I didn’t want to kill the Fireflies. They weren’t being any fairer to Ellie than Joel, but they were also trying to save humanity. Killing them meant it was infinitely more likely that this world would never recover from becoming the post-apocalyptic nightmare you’ve been exploring the whole game. I could’ve chosen to take the other path, and sneak past them instead of killing them. But it wouldn’t have changed anything. That option to stealth through the final section? It’s an illusion. The game still forces you to kill the Doctor that was going to operate on Ellie, it still makes you to watch helplessly as Joel guns down Marlene (Merle Dandridge) and lies to Ellie about the possibility of a cure. You can’t change that, no matter how much you try to make Joel better, in the end he’s still Joel.

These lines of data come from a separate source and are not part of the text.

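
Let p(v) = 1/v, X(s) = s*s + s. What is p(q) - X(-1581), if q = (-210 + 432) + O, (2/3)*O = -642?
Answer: -1851003181/741 ≈ -2.4980e+6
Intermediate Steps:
O = -963 (O = (3/2)*(-642) = -963)
X(s) = s + s² (X(s) = s² + s = s + s²)
q = -741 (q = (-210 + 432) - 963 = 222 - 963 = -741)
p(q) - X(-1581) = 1/(-741) - (-1581)*(1 - 1581) = -1/741 - (-1581)*(-1580) = -1/741 - 1*2497980 = -1/741 - 2497980 = -1851003181/741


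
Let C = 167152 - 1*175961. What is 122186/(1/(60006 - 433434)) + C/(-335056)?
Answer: -15287825808393239/335056 ≈ -4.5628e+10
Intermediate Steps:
C = -8809 (C = 167152 - 175961 = -8809)
122186/(1/(60006 - 433434)) + C/(-335056) = 122186/(1/(60006 - 433434)) - 8809/(-335056) = 122186/(1/(-373428)) - 8809*(-1/335056) = 122186/(-1/373428) + 8809/335056 = 122186*(-373428) + 8809/335056 = -45627673608 + 8809/335056 = -15287825808393239/335056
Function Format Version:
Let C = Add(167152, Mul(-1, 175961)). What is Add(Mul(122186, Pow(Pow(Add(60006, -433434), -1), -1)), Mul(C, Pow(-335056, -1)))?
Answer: Rational(-15287825808393239, 335056) ≈ -4.5628e+10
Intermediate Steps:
C = -8809 (C = Add(167152, -175961) = -8809)
Add(Mul(122186, Pow(Pow(Add(60006, -433434), -1), -1)), Mul(C, Pow(-335056, -1))) = Add(Mul(122186, Pow(Pow(Add(60006, -433434), -1), -1)), Mul(-8809, Pow(-335056, -1))) = Add(Mul(122186, Pow(Pow(-373428, -1), -1)), Mul(-8809, Rational(-1, 335056))) = Add(Mul(122186, Pow(Rational(-1, 373428), -1)), Rational(8809, 335056)) = Add(Mul(122186, -373428), Rational(8809, 335056)) = Add(-45627673608, Rational(8809, 335056)) = Rational(-15287825808393239, 335056)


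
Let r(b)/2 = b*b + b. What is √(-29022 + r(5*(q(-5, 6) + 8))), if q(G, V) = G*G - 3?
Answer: √16278 ≈ 127.59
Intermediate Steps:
q(G, V) = -3 + G² (q(G, V) = G² - 3 = -3 + G²)
r(b) = 2*b + 2*b² (r(b) = 2*(b*b + b) = 2*(b² + b) = 2*(b + b²) = 2*b + 2*b²)
√(-29022 + r(5*(q(-5, 6) + 8))) = √(-29022 + 2*(5*((-3 + (-5)²) + 8))*(1 + 5*((-3 + (-5)²) + 8))) = √(-29022 + 2*(5*((-3 + 25) + 8))*(1 + 5*((-3 + 25) + 8))) = √(-29022 + 2*(5*(22 + 8))*(1 + 5*(22 + 8))) = √(-29022 + 2*(5*30)*(1 + 5*30)) = √(-29022 + 2*150*(1 + 150)) = √(-29022 + 2*150*151) = √(-29022 + 45300) = √16278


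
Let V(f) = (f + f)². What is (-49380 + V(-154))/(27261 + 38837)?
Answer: 22742/33049 ≈ 0.68813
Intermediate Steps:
V(f) = 4*f² (V(f) = (2*f)² = 4*f²)
(-49380 + V(-154))/(27261 + 38837) = (-49380 + 4*(-154)²)/(27261 + 38837) = (-49380 + 4*23716)/66098 = (-49380 + 94864)*(1/66098) = 45484*(1/66098) = 22742/33049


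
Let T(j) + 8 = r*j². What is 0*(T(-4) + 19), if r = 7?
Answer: 0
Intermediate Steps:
T(j) = -8 + 7*j²
0*(T(-4) + 19) = 0*((-8 + 7*(-4)²) + 19) = 0*((-8 + 7*16) + 19) = 0*((-8 + 112) + 19) = 0*(104 + 19) = 0*123 = 0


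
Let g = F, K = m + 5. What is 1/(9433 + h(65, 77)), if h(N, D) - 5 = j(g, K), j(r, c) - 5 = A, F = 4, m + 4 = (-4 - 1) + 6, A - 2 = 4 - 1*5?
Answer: 1/9444 ≈ 0.00010589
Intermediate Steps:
A = 1 (A = 2 + (4 - 1*5) = 2 + (4 - 5) = 2 - 1 = 1)
m = -3 (m = -4 + ((-4 - 1) + 6) = -4 + (-5 + 6) = -4 + 1 = -3)
K = 2 (K = -3 + 5 = 2)
g = 4
j(r, c) = 6 (j(r, c) = 5 + 1 = 6)
h(N, D) = 11 (h(N, D) = 5 + 6 = 11)
1/(9433 + h(65, 77)) = 1/(9433 + 11) = 1/9444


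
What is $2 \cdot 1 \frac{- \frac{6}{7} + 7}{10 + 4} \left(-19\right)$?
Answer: $- \frac{817}{49} \approx -16.673$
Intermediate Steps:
$2 \cdot 1 \frac{- \frac{6}{7} + 7}{10 + 4} \left(-19\right) = 2 \frac{\left(-6\right) \frac{1}{7} + 7}{14} \left(-19\right) = 2 \left(- \frac{6}{7} + 7\right) \frac{1}{14} \left(-19\right) = 2 \cdot \frac{43}{7} \cdot \frac{1}{14} \left(-19\right) = 2 \cdot \frac{43}{98} \left(-19\right) = \frac{43}{49} \left(-19\right) = - \frac{817}{49}$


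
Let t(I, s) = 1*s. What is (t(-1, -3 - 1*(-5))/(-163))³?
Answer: -8/4330747 ≈ -1.8473e-6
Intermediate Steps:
t(I, s) = s
(t(-1, -3 - 1*(-5))/(-163))³ = ((-3 - 1*(-5))/(-163))³ = ((-3 + 5)*(-1/163))³ = (2*(-1/163))³ = (-2/163)³ = -8/4330747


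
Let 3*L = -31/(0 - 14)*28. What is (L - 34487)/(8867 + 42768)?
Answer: -103399/154905 ≈ -0.66750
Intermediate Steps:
L = 62/3 (L = (-31/(0 - 14)*28)/3 = (-31/(-14)*28)/3 = (-31*(-1/14)*28)/3 = ((31/14)*28)/3 = (⅓)*62 = 62/3 ≈ 20.667)
(L - 34487)/(8867 + 42768) = (62/3 - 34487)/(8867 + 42768) = -103399/3/51635 = -103399/3*1/51635 = -103399/154905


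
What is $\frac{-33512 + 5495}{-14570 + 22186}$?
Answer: $- \frac{28017}{7616} \approx -3.6787$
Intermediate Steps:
$\frac{-33512 + 5495}{-14570 + 22186} = - \frac{28017}{7616}$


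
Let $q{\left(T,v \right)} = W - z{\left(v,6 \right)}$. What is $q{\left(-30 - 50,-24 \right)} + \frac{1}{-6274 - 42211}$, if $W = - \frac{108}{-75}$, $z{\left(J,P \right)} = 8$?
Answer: $- \frac{1590313}{242425} \approx -6.56$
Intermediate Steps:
$W = \frac{36}{25}$ ($W = \left(-108\right) \left(- \frac{1}{75}\right) = \frac{36}{25} \approx 1.44$)
$q{\left(T,v \right)} = - \frac{164}{25}$ ($q{\left(T,v \right)} = \frac{36}{25} - 8 = - \frac{164}{25}$)
$q{\left(-30 - 50,-24 \right)} + \frac{1}{-6274 - 42211} = - \frac{164}{25} + \frac{1}{-6274 - 42211} = - \frac{164}{25} + \frac{1}{-48485} = - \frac{164}{25} - \frac{1}{48485} = - \frac{1590313}{242425}$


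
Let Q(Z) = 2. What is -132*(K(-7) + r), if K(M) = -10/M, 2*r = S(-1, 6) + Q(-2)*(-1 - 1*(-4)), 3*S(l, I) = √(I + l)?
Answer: -4092/7 - 22*√5 ≈ -633.76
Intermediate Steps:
S(l, I) = √(I + l)/3
r = 3 + √5/6 (r = (√(6 - 1)/3 + 2*(-1 - 1*(-4)))/2 = (√5/3 + 2*(-1 + 4))/2 = (√5/3 + 2*3)/2 = (√5/3 + 6)/2 = (6 + √5/3)/2 = 3 + √5/6 ≈ 3.3727)
-132*(K(-7) + r) = -132*(-10/(-7) + (3 + √5/6)) = -132*(-10*(-⅐) + (3 + √5/6)) = -132*(10/7 + (3 + √5/6)) = -132*(31/7 + √5/6) = -4092/7 - 22*√5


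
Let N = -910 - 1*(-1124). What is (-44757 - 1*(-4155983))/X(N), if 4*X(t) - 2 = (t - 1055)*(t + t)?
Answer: -8222452/179973 ≈ -45.687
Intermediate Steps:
N = 214 (N = -910 + 1124 = 214)
X(t) = ½ + t*(-1055 + t)/2 (X(t) = ½ + ((t - 1055)*(t + t))/4 = ½ + ((-1055 + t)*(2*t))/4 = ½ + (2*t*(-1055 + t))/4 = ½ + t*(-1055 + t)/2)
(-44757 - 1*(-4155983))/X(N) = (-44757 - 1*(-4155983))/(½ + (½)*214² - 1055/2*214) = (-44757 + 4155983)/(½ + (½)*45796 - 112885) = 4111226/(½ + 22898 - 112885) = 4111226/(-179973/2) = 4111226*(-2/179973) = -8222452/179973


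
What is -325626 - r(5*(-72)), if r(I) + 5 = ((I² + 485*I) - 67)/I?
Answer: -117268627/360 ≈ -3.2575e+5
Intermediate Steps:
r(I) = -5 + (-67 + I² + 485*I)/I (r(I) = -5 + ((I² + 485*I) - 67)/I = -5 + (-67 + I² + 485*I)/I)
-325626 - r(5*(-72)) = -325626 - (480 + 5*(-72) - 67/(5*(-72))) = -325626 - (480 - 360 - 67/(-360)) = -325626 - (480 - 360 - 67*(-1/360)) = -325626 - (480 - 360 + 67/360) = -325626 - 1*43267/360 = -325626 - 43267/360 = -117268627/360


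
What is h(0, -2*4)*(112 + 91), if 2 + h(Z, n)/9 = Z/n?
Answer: -3654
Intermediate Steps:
h(Z, n) = -18 + 9*Z/n (h(Z, n) = -18 + 9*(Z/n) = -18 + 9*Z/n)
h(0, -2*4)*(112 + 91) = (-18 + 9*0/(-2*4))*(112 + 91) = (-18 + 9*0/(-8))*203 = (-18 + 9*0*(-⅛))*203 = (-18 + 0)*203 = -18*203 = -3654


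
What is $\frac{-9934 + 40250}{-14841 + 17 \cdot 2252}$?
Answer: $\frac{30316}{23443} \approx 1.2932$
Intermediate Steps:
$\frac{-9934 + 40250}{-14841 + 17 \cdot 2252} = \frac{30316}{-14841 + 38284} = \frac{30316}{23443}$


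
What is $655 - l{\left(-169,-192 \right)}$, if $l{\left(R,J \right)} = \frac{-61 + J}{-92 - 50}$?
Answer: $\frac{92757}{142} \approx 653.22$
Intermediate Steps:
$l{\left(R,J \right)} = \frac{61}{142} - \frac{J}{142}$ ($l{\left(R,J \right)} = \frac{-61 + J}{-142} = \left(-61 + J\right) \left(- \frac{1}{142}\right) = \frac{61}{142} - \frac{J}{142}$)
$655 - l{\left(-169,-192 \right)} = 655 - \left(\frac{61}{142} - - \frac{96}{71}\right) = 655 - \left(\frac{61}{142} + \frac{96}{71}\right) = 655 - \frac{253}{142} = \frac{92757}{142}$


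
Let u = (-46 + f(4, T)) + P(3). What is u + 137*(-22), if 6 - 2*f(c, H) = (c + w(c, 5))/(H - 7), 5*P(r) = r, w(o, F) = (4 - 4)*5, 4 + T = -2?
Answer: -198656/65 ≈ -3056.2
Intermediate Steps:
T = -6 (T = -4 - 2 = -6)
w(o, F) = 0 (w(o, F) = 0*5 = 0)
P(r) = r/5
f(c, H) = 3 - c/(2*(-7 + H)) (f(c, H) = 3 - (c + 0)/(2*(H - 7)) = 3 - c/(2*(-7 + H)))
u = -2746/65 (u = (-46 + (-42 - 1*4 + 6*(-6))/(2*(-7 - 6))) + (1/5)*3 = (-46 + (1/2)*(-42 - 4 - 36)/(-13)) + 3/5 = (-46 + (1/2)*(-1/13)*(-82)) + 3/5 = (-46 + 41/13) + 3/5 = -557/13 + 3/5 = -2746/65 ≈ -42.246)
u + 137*(-22) = -2746/65 + 137*(-22) = -2746/65 - 3014 = -198656/65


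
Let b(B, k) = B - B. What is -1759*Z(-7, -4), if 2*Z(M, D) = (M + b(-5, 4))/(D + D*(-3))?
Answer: 12313/16 ≈ 769.56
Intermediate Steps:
b(B, k) = 0
Z(M, D) = -M/(4*D) (Z(M, D) = ((M + 0)/(D + D*(-3)))/2 = (M/(D - 3*D))/2 = (M/((-2*D)))/2 = (M*(-1/(2*D)))/2 = (-M/(2*D))/2 = -M/(4*D))
-1759*Z(-7, -4) = -(-1759)*(-7)/(4*(-4)) = -(-1759)*(-7)*(-1)/(4*4) = -1759*(-7/16) = 12313/16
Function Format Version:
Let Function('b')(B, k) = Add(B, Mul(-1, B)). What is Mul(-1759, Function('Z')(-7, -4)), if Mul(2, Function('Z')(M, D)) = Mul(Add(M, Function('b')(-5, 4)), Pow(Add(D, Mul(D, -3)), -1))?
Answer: Rational(12313, 16) ≈ 769.56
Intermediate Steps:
Function('b')(B, k) = 0
Function('Z')(M, D) = Mul(Rational(-1, 4), M, Pow(D, -1)) (Function('Z')(M, D) = Mul(Rational(1, 2), Mul(Add(M, 0), Pow(Add(D, Mul(D, -3)), -1))) = Mul(Rational(1, 2), Mul(M, Pow(Add(D, Mul(-3, D)), -1))) = Mul(Rational(1, 2), Mul(M, Pow(Mul(-2, D), -1))) = Mul(Rational(1, 2), Mul(M, Mul(Rational(-1, 2), Pow(D, -1)))) = Mul(Rational(1, 2), Mul(Rational(-1, 2), M, Pow(D, -1))) = Mul(Rational(-1, 4), M, Pow(D, -1)))
Mul(-1759, Function('Z')(-7, -4)) = Mul(-1759, Mul(Rational(-1, 4), -7, Pow(-4, -1))) = Mul(-1759, Mul(Rational(-1, 4), -7, Rational(-1, 4))) = Mul(-1759, Rational(-7, 16)) = Rational(12313, 16)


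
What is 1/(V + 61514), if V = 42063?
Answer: 1/103577 ≈ 9.6547e-6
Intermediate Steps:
1/(V + 61514) = 1/(42063 + 61514) = 1/103577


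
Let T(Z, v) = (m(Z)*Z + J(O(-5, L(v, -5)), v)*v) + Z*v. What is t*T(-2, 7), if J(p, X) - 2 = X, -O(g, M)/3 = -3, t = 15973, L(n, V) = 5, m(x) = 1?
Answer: 750731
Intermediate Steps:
O(g, M) = 9 (O(g, M) = -3*(-3) = 9)
J(p, X) = 2 + X
T(Z, v) = Z + Z*v + v*(2 + v) (T(Z, v) = (1*Z + (2 + v)*v) + Z*v = (Z + v*(2 + v)) + Z*v = Z + Z*v + v*(2 + v))
t*T(-2, 7) = 15973*(-2 - 2*7 + 7*(2 + 7)) = 15973*(-2 - 14 + 7*9) = 15973*(-2 - 14 + 63) = 15973*47 = 750731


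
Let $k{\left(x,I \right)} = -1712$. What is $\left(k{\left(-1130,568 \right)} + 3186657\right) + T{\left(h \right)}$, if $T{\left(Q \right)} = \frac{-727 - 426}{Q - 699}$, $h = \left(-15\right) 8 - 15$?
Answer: $\frac{2656245283}{834} \approx 3.1849 \cdot 10^{6}$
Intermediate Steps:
$h = -135$ ($h = -120 - 15 = -135$)
$T{\left(Q \right)} = - \frac{1153}{-699 + Q}$
$\left(k{\left(-1130,568 \right)} + 3186657\right) + T{\left(h \right)} = \left(-1712 + 3186657\right) - \frac{1153}{-699 - 135} = 3184945 - \frac{1153}{-834} = 3184945 - - \frac{1153}{834} = 3184945 + \frac{1153}{834} = \frac{2656245283}{834}$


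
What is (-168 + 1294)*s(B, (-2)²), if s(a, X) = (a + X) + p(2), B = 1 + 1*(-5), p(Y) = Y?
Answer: 2252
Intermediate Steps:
B = -4 (B = 1 - 5 = -4)
s(a, X) = 2 + X + a (s(a, X) = (a + X) + 2 = (X + a) + 2 = 2 + X + a)
(-168 + 1294)*s(B, (-2)²) = (-168 + 1294)*(2 + (-2)² - 4) = 1126*(2 + 4 - 4) = 1126*2 = 2252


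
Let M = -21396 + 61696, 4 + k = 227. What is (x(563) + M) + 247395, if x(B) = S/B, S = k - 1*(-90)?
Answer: 161972598/563 ≈ 2.8770e+5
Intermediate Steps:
k = 223 (k = -4 + 227 = 223)
S = 313 (S = 223 - 1*(-90) = 223 + 90 = 313)
M = 40300
x(B) = 313/B
(x(563) + M) + 247395 = (313/563 + 40300) + 247395 = 22689213/563 + 247395 = 161972598/563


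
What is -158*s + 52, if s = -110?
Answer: 17432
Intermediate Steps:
-158*s + 52 = -158*(-110) + 52 = 17380 + 52 = 17432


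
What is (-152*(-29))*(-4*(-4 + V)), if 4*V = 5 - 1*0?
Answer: 48488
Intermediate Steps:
V = 5/4 (V = (5 - 1*0)/4 = (5 + 0)/4 = (¼)*5 = 5/4 ≈ 1.2500)
(-152*(-29))*(-4*(-4 + V)) = (-152*(-29))*(-4*(-4 + 5/4)) = 4408*(-4*(-11/4)) = 4408*11 = 48488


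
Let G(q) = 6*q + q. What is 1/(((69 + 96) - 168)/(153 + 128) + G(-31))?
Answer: -281/60980 ≈ -0.0046081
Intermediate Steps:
G(q) = 7*q
1/(((69 + 96) - 168)/(153 + 128) + G(-31)) = 1/(((69 + 96) - 168)/(153 + 128) + 7*(-31)) = 1/((165 - 168)/281 - 217) = 1/(-3*1/281 - 217) = 1/(-3/281 - 217) = 1/(-60980/281) = -281/60980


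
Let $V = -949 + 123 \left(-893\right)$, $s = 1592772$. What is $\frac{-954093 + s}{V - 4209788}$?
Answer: $- \frac{212893}{1440192} \approx -0.14782$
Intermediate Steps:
$V = -110788$ ($V = -949 - 109839 = -110788$)
$\frac{-954093 + s}{V - 4209788} = \frac{-954093 + 1592772}{-110788 - 4209788} = \frac{638679}{-4320576} = 638679 \left(- \frac{1}{4320576}\right) = - \frac{212893}{1440192}$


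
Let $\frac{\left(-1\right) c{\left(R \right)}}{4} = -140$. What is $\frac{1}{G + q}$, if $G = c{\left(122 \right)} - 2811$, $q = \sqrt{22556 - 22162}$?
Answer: $- \frac{2251}{5066607} - \frac{\sqrt{394}}{5066607} \approx -0.0004482$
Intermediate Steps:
$c{\left(R \right)} = 560$ ($c{\left(R \right)} = \left(-4\right) \left(-140\right) = 560$)
$q = \sqrt{394} \approx 19.849$
$G = -2251$ ($G = 560 - 2811 = -2251$)
$\frac{1}{G + q} = \frac{1}{-2251 + \sqrt{394}}$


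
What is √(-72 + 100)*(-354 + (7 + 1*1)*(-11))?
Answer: -884*√7 ≈ -2338.8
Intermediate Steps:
√(-72 + 100)*(-354 + (7 + 1*1)*(-11)) = √28*(-354 + (7 + 1)*(-11)) = (2*√7)*(-354 + 8*(-11)) = (2*√7)*(-354 - 88) = (2*√7)*(-442) = -884*√7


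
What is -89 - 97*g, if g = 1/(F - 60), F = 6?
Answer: -4709/54 ≈ -87.204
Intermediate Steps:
g = -1/54 (g = 1/(6 - 60) = 1/(-54) = -1/54 ≈ -0.018519)
-89 - 97*g = -89 - 97*(-1/54) = -89 + 97/54 = -4709/54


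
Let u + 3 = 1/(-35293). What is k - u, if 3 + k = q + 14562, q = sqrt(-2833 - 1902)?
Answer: 513936667/35293 + I*sqrt(4735) ≈ 14562.0 + 68.811*I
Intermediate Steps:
q = I*sqrt(4735) (q = sqrt(-4735) = I*sqrt(4735) ≈ 68.811*I)
u = -105880/35293 (u = -3 + 1/(-35293) = -3 - 1/35293 = -105880/35293 ≈ -3.0000)
k = 14559 + I*sqrt(4735) (k = -3 + (I*sqrt(4735) + 14562) = -3 + (14562 + I*sqrt(4735)) = 14559 + I*sqrt(4735) ≈ 14559.0 + 68.811*I)
k - u = (14559 + I*sqrt(4735)) - 1*(-105880/35293) = (14559 + I*sqrt(4735)) + 105880/35293 = 513936667/35293 + I*sqrt(4735)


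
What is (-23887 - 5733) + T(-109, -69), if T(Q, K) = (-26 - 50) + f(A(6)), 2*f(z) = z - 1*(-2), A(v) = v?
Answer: -29692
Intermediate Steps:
f(z) = 1 + z/2 (f(z) = (z - 1*(-2))/2 = (z + 2)/2 = (2 + z)/2 = 1 + z/2)
T(Q, K) = -72 (T(Q, K) = (-26 - 50) + (1 + (½)*6) = -76 + (1 + 3) = -76 + 4 = -72)
(-23887 - 5733) + T(-109, -69) = (-23887 - 5733) - 72 = -29620 - 72 = -29692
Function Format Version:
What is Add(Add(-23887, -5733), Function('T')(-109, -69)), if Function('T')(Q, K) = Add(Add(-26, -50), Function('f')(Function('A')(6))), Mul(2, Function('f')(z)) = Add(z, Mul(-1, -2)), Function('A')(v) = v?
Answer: -29692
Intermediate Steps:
Function('f')(z) = Add(1, Mul(Rational(1, 2), z)) (Function('f')(z) = Mul(Rational(1, 2), Add(z, Mul(-1, -2))) = Mul(Rational(1, 2), Add(z, 2)) = Mul(Rational(1, 2), Add(2, z)) = Add(1, Mul(Rational(1, 2), z)))
Function('T')(Q, K) = -72 (Function('T')(Q, K) = Add(Add(-26, -50), Add(1, Mul(Rational(1, 2), 6))) = Add(-76, Add(1, 3)) = Add(-76, 4) = -72)
Add(Add(-23887, -5733), Function('T')(-109, -69)) = Add(Add(-23887, -5733), -72) = Add(-29620, -72) = -29692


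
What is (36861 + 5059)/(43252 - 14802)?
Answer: 4192/2845 ≈ 1.4735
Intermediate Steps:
(36861 + 5059)/(43252 - 14802) = 41920/28450 = 41920*(1/28450) = 4192/2845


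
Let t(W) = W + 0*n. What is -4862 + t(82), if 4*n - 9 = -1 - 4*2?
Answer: -4780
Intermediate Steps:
n = 0 (n = 9/4 + (-1 - 4*2)/4 = 9/4 + (-1 - 8)/4 = 9/4 + (1/4)*(-9) = 9/4 - 9/4 = 0)
t(W) = W (t(W) = W + 0*0 = W + 0 = W)
-4862 + t(82) = -4862 + 82 = -4780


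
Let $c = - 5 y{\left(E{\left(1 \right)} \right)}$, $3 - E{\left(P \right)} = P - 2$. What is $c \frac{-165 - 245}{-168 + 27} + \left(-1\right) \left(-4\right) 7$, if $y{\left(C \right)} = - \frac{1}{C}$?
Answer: $\frac{8921}{282} \approx 31.635$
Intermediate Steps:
$E{\left(P \right)} = 5 - P$ ($E{\left(P \right)} = 3 - \left(P - 2\right) = 3 - \left(-2 + P\right) = 5 - P$)
$c = \frac{5}{4}$ ($c = - 5 \left(- \frac{1}{5 - 1}\right) = - 5 \left(- \frac{1}{4}\right) = - 5 \left(\left(-1\right) \frac{1}{4}\right) = \left(-5\right) \left(- \frac{1}{4}\right) = \frac{5}{4} \approx 1.25$)
$c \frac{-165 - 245}{-168 + 27} + \left(-1\right) \left(-4\right) 7 = \frac{5 \frac{-165 - 245}{-168 + 27}}{4} + \left(-1\right) \left(-4\right) 7 = \frac{5 \left(- \frac{410}{-141}\right)}{4} + 4 \cdot 7 = \frac{5 \left(\left(-410\right) \left(- \frac{1}{141}\right)\right)}{4} + 28 = \frac{5}{4} \cdot \frac{410}{141} + 28 = \frac{1025}{282} + 28 = \frac{8921}{282}$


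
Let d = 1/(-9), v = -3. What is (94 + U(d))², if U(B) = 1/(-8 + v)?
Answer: 1067089/121 ≈ 8818.9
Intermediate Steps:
d = -⅑ ≈ -0.11111
U(B) = -1/11 (U(B) = 1/(-8 - 3) = 1/(-11) = -1/11)
(94 + U(d))² = (94 - 1/11)² = (1033/11)² = 1067089/121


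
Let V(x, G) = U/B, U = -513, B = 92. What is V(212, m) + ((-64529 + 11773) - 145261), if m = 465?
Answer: -18218077/92 ≈ -1.9802e+5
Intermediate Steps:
V(x, G) = -513/92
V(212, m) + ((-64529 + 11773) - 145261) = -513/92 + ((-64529 + 11773) - 145261) = -513/92 + (-52756 - 145261) = -513/92 - 198017 = -18218077/92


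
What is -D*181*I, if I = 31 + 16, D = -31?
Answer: 263717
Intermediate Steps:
I = 47
-D*181*I = -(-31*181)*47 = -(-5611)*47 = -1*(-263717) = 263717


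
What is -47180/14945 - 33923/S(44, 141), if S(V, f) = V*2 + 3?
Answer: -2086827/5551 ≈ -375.94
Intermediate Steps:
S(V, f) = 3 + 2*V (S(V, f) = 2*V + 3 = 3 + 2*V)
-47180/14945 - 33923/S(44, 141) = -47180/14945 - 33923/(3 + 2*44) = -47180*1/14945 - 33923/(3 + 88) = -1348/427 - 33923/91 = -2086827/5551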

That aspect of player agency is crucial to the impact of The Last of Us’s ending. It creates a narrative experience that is shaped by the player’s choices at the moment and then tells you it doesn’t matter in the long term. This is the fundamental narrative tension that defines the entire game. Over the course of the game you share in Joel’s successes and failures, you grow closer to Ellie has he does, and you come to understand why he does what he does. By the time you reach the hospital you have become Joel, and then the game reminds you that Joel is a violent murderer. Even if you don’t choose to kill the Fireflies, you know that Joel would, and since you’ve come to strongly identify with him that dissonance forces you to grapple with the emotional complexity of Joel’s final decision more directly than any non-interactive medium could.

HBO’s adaptation of The Last of Us has a ways to go before it reaches that crucial final moment. It may be able to recreate the character dynamics, the excellent pacing, and the sensation of hope tinged with melancholy that makes the original game feel so distinct. But it won’t be able to replicate that aching feeling of wondering “what have I done?” that the game produces. The show will need to find its own angle for that sequence, some different emotional hook for the audience to willingly go along with it as Joel falls back into his old ways to rescue Ellie one last time. It definitely possible that The Last of Us will succeed at adapting this crucial moment, but it will be the biggest challenge the show will have to face.